Nor are have Americans, including Obama, been the only targets of Duterte’s brainstroms. Ban Ki-moon, the Pope, indeed anyone daring to criticise his campaign of murder in the name of suppressing the drug trade. The US is mature enough and has enough long-term interests to put a stoic face on the insults. But foreigners in general have taken note of a newly unstable element now at large in the region.
So far it seems Duterte’s cowardly bravado has gone well with most of his countrymen. But these “action man” displays are being viewed with a mix of horror, bewilderment and above all contempt for a nation led by such a figure. Ask the Japanese, who are the major donors of coastguard vessels intended to enable the Philippines to defend its seas, and more important than China as a foreign investor in productive enterprises. Ask the Vietnamese, the one country in facing Chinese expansion in the region that has shown a willingness to be shot at in defending it rights, a willingness to arm itself with firepower which will not defeat China but show a readiness to resist.
Ask even the Indonesians who after years of pretending there was no problem with China have taken to arresting and destroying Chinese and other illegal fishing boats. Ask any of the European countries such as Germany whose investment is sought what they now think of standards of governance and law in the Philippines.
Duterte’s claimed radicalism has so far been seen to be largely a sham. That is not surprising given that he is not a politician from the grass roots but inheritor of position – his father was governor of Davao province (now divided into two) and family members run Davao city. He is in fact rather typical of the local warlordism and personal rule that has plagued the nation since independence and would probably be strengthened if the federal system he proposes were adopted.

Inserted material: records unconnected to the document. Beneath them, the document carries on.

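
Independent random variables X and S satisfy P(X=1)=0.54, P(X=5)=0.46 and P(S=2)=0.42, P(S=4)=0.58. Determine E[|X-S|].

2.0128

E[|X-S|] = Σ_x Σ_s |x-s| · P(X=x)P(S=s)
 = 1·0.2268 + 3·0.3132 + 3·0.1932 + 1·0.2668
 = 0.2268 + 0.9396 + 0.5796 + 0.2668
 = 2.0128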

Efforts to engage the remnants of the communist insurgency may bear fruit but otherwise there is nothing in his agenda or appointments to suggest domestic reforms beyond what was in process under his predecessor. But the drug killings and the erratic foreign policy have not only showed up so much about his own personality and behaviour. They have underlined the weakness of national institutions.
The lawmakers have effectively joined the Duterte bandwagon to secure their own pecuniary and other advantages so are barely a brake on presidential abuse of power. The judiciary and the churches are likewise proving feeble defenders of due process. And can one really believe that the police is any cleaner now than three months ago?
Or that the supposed law and order campaign will now target jueteng, the illegal gambling which funds many politicians and may well be as socially damaging as drugs. The president has apparently put that in the “too hard” basket.
In a few short weeks, Duterte has eroded much of what was gained under the previous administration in terms of the nation’s reputation for improving governance and judicial standards. Economic policy has thus far not been directly affected, but the link between a stable system and medium to long-term growth means that much more of this kind of behaviour by the President will be reflected in social and economic development. The people will reap what they have sowed.
Past presidencies promising order from brute force have ended in tears. Ferdinand Marcos led a “crime-busting” wave that temporarily cleared the streets of thugs, only to end up in ugly dictatorship. Erap Estrada, the cinematic playboy, promised the poor – as Duterte has – of a new dawn. We know how that ended. Somewhere along the line, not now but eventually, the Philippines will have had enough of another strongman. It will be time to start again. But this benighted island nation doesn’t appear about to learn its lesson very soon, to its sorrow.